The environmental humanities are currently paying sustained critical attention to mining, quarrying, drilling, deep-sea dredging and other ‘extractive’ economies. As this emerging body of scholarship has shown, activities like mining have not only played a crucial role in shaping human history and the fate of the planet. They are also entangled with views of nonhuman nature that demand urgent scrutiny, views often encapsulated in the term ‘extractivism’. This important new keyword for ecologically-oriented thinkers references both tangible acts of extraction – the removal from the earth and oceans of valuable fossil fuels, metals, minerals and similar assets – and a broader anthropocentric outlook, which sees the earth as a storehouse of natural resources that can be exploited for human ends.
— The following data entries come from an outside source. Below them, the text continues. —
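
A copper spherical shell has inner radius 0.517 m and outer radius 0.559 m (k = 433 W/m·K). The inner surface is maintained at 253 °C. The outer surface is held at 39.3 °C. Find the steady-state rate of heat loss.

Q = 4πk·ΔT/(1/r₁ − 1/r₂) = 4π × 433 × 213.7 / (1/0.517 − 1/0.559) = 8.00×10^6 W

Q = 8.00×10^6 W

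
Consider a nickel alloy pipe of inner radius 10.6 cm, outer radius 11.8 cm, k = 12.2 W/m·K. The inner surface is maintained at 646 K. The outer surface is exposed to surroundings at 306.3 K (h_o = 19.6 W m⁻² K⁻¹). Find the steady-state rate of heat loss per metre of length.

Q' = 4840 W/m

Series thermal resistances, inner to outer:
  R'_nickel alloy = ln(0.118/0.106)/(2πk) = 0.1072/(2π·12.2) = 0.001399 m·K/W
  R'_conv,out = 1/(2πr h) = 1/(2π·0.118·19.6) = 0.06881 m·K/W
ΣR = 0.001399 + 0.06881 = 0.07021 m·K/W
Q' = ΔT/ΣR = (646 K − 306.3 K)/0.07021 = 4840 W/m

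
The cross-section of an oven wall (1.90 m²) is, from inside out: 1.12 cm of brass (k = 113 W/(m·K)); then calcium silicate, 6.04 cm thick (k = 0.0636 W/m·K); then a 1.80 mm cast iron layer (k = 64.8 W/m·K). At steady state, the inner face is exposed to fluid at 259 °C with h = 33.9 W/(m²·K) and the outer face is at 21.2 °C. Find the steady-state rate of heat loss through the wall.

Q = 461 W

Treat each layer as a resistance in series:
  R_conv,in = 1/(hA) = 1/(33.9·1.90) = 0.01553 K/W
  R_brass = L/(kA) = 0.0112/(113·1.90) = 5.217×10^-5 K/W
  R_calcium silicate = L/(kA) = 0.0604/(0.0636·1.90) = 0.4998 K/W
  R_cast iron = L/(kA) = 0.00180/(64.8·1.90) = 1.462×10^-5 K/W
ΣR = 0.01553 + 5.217×10^-5 + 0.4998 + 1.462×10^-5 = 0.5154 K/W
Q = ΔT/ΣR = (259 °C − 21.2 °C)/0.5154 = 461 W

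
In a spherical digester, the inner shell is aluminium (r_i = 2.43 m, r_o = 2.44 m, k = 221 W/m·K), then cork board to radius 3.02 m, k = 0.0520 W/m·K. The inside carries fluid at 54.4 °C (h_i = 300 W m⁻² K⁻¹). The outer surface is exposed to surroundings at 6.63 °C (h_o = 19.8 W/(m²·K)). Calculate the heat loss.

Treat each layer as a resistance in series:
  R_conv,in = 1/(4πr²h) = 1/(4π·2.43²·300) = 4.492×10^-5 K/W
  R_aluminium = (1/2.43 − 1/2.44)/(4πk) = 0.001687/(4π·221) = 6.073×10^-7 K/W
  R_cork board = (1/2.44 − 1/3.02)/(4πk) = 0.07871/(4π·0.0520) = 0.1205 K/W
  R_conv,out = 1/(4πr²h) = 1/(4π·3.02²·19.8) = 4.407×10^-4 K/W
ΣR = 4.492×10^-5 + 6.073×10^-7 + 0.1205 + 4.407×10^-4 = 0.1210 K/W
Q = ΔT/ΣR = (54.4 °C − 6.63 °C)/0.1210 = 395 W

Q = 395 W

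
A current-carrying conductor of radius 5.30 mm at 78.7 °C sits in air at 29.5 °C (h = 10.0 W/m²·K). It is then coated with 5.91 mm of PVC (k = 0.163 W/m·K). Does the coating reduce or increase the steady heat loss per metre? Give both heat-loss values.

Critical radius for a cylinder: r_cr = k/h = 0.0163 m = 1.63 cm.
Outer radius after coating: r₂ = 0.00530 + 0.00591 = 0.01121 m.
Since r₁ < r_cr and r₂ ≤ r_cr, the coating moves toward the maximum at r_cr — heat loss rises.
Bare: R = 1/(2πr₁h) = 3.003 m·K/W; Q = 49.2/3.003 = 16.4 W/m.
Coated: R = R_cond + R_conv = 2.151 m·K/W; Q = 49.2/2.151 = 22.9 W/m.

increases: 16.4 → 22.9 W/m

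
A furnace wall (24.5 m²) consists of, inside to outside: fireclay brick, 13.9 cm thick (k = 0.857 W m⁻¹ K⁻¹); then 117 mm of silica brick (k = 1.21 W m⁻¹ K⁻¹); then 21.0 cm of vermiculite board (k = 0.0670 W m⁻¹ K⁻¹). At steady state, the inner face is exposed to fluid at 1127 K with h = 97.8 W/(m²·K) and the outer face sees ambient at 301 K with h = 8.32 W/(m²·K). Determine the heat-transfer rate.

Q = 5.74 kW

Series thermal resistances, inner to outer:
  R_conv,in = 1/(hA) = 1/(97.8·24.5) = 4.173×10^-4 K/W
  R_fireclay brick = L/(kA) = 0.139/(0.857·24.5) = 0.006620 K/W
  R_silica brick = L/(kA) = 0.117/(1.21·24.5) = 0.003947 K/W
  R_vermiculite board = L/(kA) = 0.210/(0.0670·24.5) = 0.1279 K/W
  R_conv,out = 1/(hA) = 1/(8.32·24.5) = 0.004906 K/W
ΣR = 4.173×10^-4 + 0.006620 + 0.003947 + 0.1279 + 0.004906 = 0.1438 K/W
Q = ΔT/ΣR = (1127 K − 301 K)/0.1438 = 5740 W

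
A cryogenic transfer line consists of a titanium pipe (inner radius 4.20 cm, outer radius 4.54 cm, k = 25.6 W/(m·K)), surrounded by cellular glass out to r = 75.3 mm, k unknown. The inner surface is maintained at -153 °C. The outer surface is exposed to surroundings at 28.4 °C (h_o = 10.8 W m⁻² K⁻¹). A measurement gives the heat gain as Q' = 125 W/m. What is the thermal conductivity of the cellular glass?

k = 0.0642 W/m·K

ΣR = ΔT/Q' = |-153 − 28.4|/125 = 1.451 m·K/W
Known resistances:
  R'_titanium = ln(0.0454/0.0420)/(2πk) = 0.07784/(2π·25.6) = 4.839×10^-4 m·K/W
  R'_conv,out = 1/(2πr h) = 1/(2π·0.0753·10.8) = 0.1957 m·K/W
R_cellular glass = ΣR − ΣR_known = 1.451 − 0.1962 = 1.255 m·K/W
ln(r₂/r₁)/(2πk) = 1.255 ⇒ k = 0.5060/(2π·1.255) = 0.0642 W/m·K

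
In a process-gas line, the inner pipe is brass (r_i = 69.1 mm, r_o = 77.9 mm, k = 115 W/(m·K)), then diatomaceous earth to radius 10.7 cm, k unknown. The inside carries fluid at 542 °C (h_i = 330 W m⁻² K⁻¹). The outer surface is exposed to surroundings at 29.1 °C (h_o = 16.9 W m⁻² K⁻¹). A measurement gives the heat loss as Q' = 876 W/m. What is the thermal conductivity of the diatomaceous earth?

k = 0.103 W/m·K

ΣR = ΔT/Q' = |542 − 29.1|/876 = 0.5855 m·K/W
Known resistances:
  R'_conv,in = 1/(2πr h) = 1/(2π·0.0691·330) = 0.006980 m·K/W
  R'_brass = ln(0.0779/0.0691)/(2πk) = 0.1199/(2π·115) = 1.659×10^-4 m·K/W
  R'_conv,out = 1/(2πr h) = 1/(2π·0.107·16.9) = 0.08801 m·K/W
R_diatomaceous earth = ΣR − ΣR_known = 0.5855 − 0.09516 = 0.4903 m·K/W
ln(r₂/r₁)/(2πk) = 0.4903 ⇒ k = 0.3174/(2π·0.4903) = 0.103 W/m·K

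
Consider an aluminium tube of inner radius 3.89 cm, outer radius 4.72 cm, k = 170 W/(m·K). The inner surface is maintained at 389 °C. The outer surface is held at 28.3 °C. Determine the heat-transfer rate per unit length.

Q' = 2πk·ΔT/ln(r₂/r₁) = 2π × 170 × 360.7 / ln(0.0472/0.0389) = 1.99×10^6 W/m

Q' = 1990 kW/m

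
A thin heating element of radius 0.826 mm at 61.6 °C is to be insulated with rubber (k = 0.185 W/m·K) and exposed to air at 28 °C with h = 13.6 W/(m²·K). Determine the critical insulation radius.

For a cylinder, r_cr = k_ins/h = 0.185/13.6 = 0.0136 m = 1.36 cm

r_cr = 1.36 cm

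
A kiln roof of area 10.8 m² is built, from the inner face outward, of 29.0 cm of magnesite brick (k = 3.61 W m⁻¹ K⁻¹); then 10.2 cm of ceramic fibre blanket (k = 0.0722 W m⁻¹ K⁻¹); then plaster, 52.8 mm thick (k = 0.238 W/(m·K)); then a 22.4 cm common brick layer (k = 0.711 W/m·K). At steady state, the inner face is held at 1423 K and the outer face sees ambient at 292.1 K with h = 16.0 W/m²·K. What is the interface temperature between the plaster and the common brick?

Treat each layer as a resistance in series:
  R_magnesite brick = L/(kA) = 0.290/(3.61·10.8) = 0.007438 K/W
  R_ceramic fibre blanket = L/(kA) = 0.102/(0.0722·10.8) = 0.1308 K/W
  R_plaster = L/(kA) = 0.0528/(0.238·10.8) = 0.02054 K/W
  R_common brick = L/(kA) = 0.224/(0.711·10.8) = 0.02917 K/W
  R_conv,out = 1/(hA) = 1/(16.0·10.8) = 0.005787 K/W
ΣR = 0.007438 + 0.1308 + 0.02054 + 0.02917 + 0.005787 = 0.1937 K/W
Q = ΔT/ΣR = (1423 K − 292.1 K)/0.1937 = 5838 W
From the inner boundary to the plaster/common brick interface, ΣR_partial = 0.1588 K/W.
T_interface = T_in − Q·ΣR_partial = 1423 K − (5838)(0.1588) = 496 K

T = 496 K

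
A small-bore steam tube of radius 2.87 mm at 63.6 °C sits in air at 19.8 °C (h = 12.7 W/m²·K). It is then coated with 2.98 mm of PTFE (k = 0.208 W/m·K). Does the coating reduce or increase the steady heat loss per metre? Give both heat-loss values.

increases: 10.0 → 16.3 W/m

Critical radius for a cylinder: r_cr = k/h = 0.0164 m = 1.64 cm.
Outer radius after coating: r₂ = 0.00287 + 0.00298 = 0.00585 m.
Since r₁ < r_cr and r₂ ≤ r_cr, the coating moves toward the maximum at r_cr — heat loss rises.
Bare: R = 1/(2πr₁h) = 4.367 m·K/W; Q = 43.8/4.367 = 10.0 W/m.
Coated: R = R_cond + R_conv = 2.687 m·K/W; Q = 43.8/2.687 = 16.3 W/m.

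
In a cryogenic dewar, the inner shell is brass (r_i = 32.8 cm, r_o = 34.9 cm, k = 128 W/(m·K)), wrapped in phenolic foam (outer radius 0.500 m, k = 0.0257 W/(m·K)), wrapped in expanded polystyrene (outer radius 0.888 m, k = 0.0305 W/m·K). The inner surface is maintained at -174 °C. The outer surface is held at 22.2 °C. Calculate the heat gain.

Treat each layer as a resistance in series:
  R_brass = (1/0.328 − 1/0.349)/(4πk) = 0.1835/(4π·128) = 1.141×10^-4 K/W
  R_phenolic foam = (1/0.349 − 1/0.500)/(4πk) = 0.8653/(4π·0.0257) = 2.679 K/W
  R_expanded polystyrene = (1/0.500 − 1/0.888)/(4πk) = 0.8739/(4π·0.0305) = 2.280 K/W
ΣR = 1.141×10^-4 + 2.679 + 2.280 = 4.959 K/W
Q = ΔT/ΣR = (-174 °C − 22.2 °C)/4.959 = -39.6 W
(Negative Q ⇒ heat flows inward; heat gain = 39.6 W.)

Q = 39.6 W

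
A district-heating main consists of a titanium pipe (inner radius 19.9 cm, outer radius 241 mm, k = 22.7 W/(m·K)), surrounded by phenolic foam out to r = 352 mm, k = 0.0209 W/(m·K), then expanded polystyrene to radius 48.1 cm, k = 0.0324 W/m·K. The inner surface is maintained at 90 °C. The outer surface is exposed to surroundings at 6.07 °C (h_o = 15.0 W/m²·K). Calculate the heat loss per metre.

Treat each layer as a resistance in series:
  R'_titanium = ln(0.241/0.199)/(2πk) = 0.1915/(2π·22.7) = 0.001343 m·K/W
  R'_phenolic foam = ln(0.352/0.241)/(2πk) = 0.3788/(2π·0.0209) = 2.885 m·K/W
  R'_expanded polystyrene = ln(0.481/0.352)/(2πk) = 0.3122/(2π·0.0324) = 1.534 m·K/W
  R'_conv,out = 1/(2πr h) = 1/(2π·0.481·15.0) = 0.02206 m·K/W
ΣR = 0.001343 + 2.885 + 1.534 + 0.02206 = 4.442 m·K/W
Q' = ΔT/ΣR = (90 °C − 6.07 °C)/4.442 = 18.9 W/m

Q' = 18.9 W/m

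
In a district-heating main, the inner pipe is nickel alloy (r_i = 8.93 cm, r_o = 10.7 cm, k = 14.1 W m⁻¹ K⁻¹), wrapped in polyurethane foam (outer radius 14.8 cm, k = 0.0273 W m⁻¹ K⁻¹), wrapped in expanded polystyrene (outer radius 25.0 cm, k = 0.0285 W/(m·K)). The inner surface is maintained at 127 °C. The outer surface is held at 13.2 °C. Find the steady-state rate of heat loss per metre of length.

Series thermal resistances, inner to outer:
  R'_nickel alloy = ln(0.107/0.0893)/(2πk) = 0.1808/(2π·14.1) = 0.002041 m·K/W
  R'_polyurethane foam = ln(0.148/0.107)/(2πk) = 0.3244/(2π·0.0273) = 1.891 m·K/W
  R'_expanded polystyrene = ln(0.250/0.148)/(2πk) = 0.5242/(2π·0.0285) = 2.928 m·K/W
ΣR = 0.002041 + 1.891 + 2.928 = 4.821 m·K/W
Q' = ΔT/ΣR = (127 °C − 13.2 °C)/4.821 = 23.6 W/m

Q' = 23.6 W/m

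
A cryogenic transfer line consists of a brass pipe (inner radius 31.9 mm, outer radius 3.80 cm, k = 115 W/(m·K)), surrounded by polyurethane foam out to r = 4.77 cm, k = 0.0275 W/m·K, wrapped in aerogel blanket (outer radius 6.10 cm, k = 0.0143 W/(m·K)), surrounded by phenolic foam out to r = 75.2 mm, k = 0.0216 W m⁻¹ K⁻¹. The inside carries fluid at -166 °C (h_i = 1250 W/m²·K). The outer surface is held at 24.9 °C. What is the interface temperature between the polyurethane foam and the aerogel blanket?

T = -121 °C

Treat each layer as a resistance in series:
  R'_conv,in = 1/(2πr h) = 1/(2π·0.0319·1250) = 0.003991 m·K/W
  R'_brass = ln(0.0380/0.0319)/(2πk) = 0.1750/(2π·115) = 2.422×10^-4 m·K/W
  R'_polyurethane foam = ln(0.0477/0.0380)/(2πk) = 0.2273/(2π·0.0275) = 1.316 m·K/W
  R'_aerogel blanket = ln(0.0610/0.0477)/(2πk) = 0.2459/(2π·0.0143) = 2.737 m·K/W
  R'_phenolic foam = ln(0.0752/0.0610)/(2πk) = 0.2093/(2π·0.0216) = 1.542 m·K/W
ΣR = 0.003991 + 2.422×10^-4 + 1.316 + 2.737 + 1.542 = 5.599 m·K/W
Q' = ΔT/ΣR = (-166 °C − 24.9 °C)/5.599 = -34.10 W/m
From the inner boundary to the polyurethane foam/aerogel blanket interface, ΣR_partial = 1.320 m·K/W.
T_interface = T_in − Q'·ΣR_partial = -166 °C − (-34.10)(1.320) = -121 °C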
Extractivism in this double sense is usually thought to have begun in the industrial nineteenth century. Yet extractivist ventures arguably have a longer history, one that can be traced back to the crucial period in early modernity when European powers began to expand into the Americas, Asia, Africa and, later, the Arctic. This was the moment when progress in shipbuilding, navigation, mining techniques and other forms of knowledge made possible the expropriation of precious raw materials from foreign centres to Europe, on a large scale for the first time.
Taking this longer view, our panel of short talks will offer a series of visual histories of early modern extractive enterprises. Delivered by historians of art and visual culture, the talks will engage with the visual dynamics of extraction as a material and political pursuit – one that brings to the surface previously-unseen natural materials, even as it pushes out of sight the ecological and societal costs involved in their acquisition.
This event held with the Warburg Institute is part of Art History Festival 2025 organised by the Association for Art History.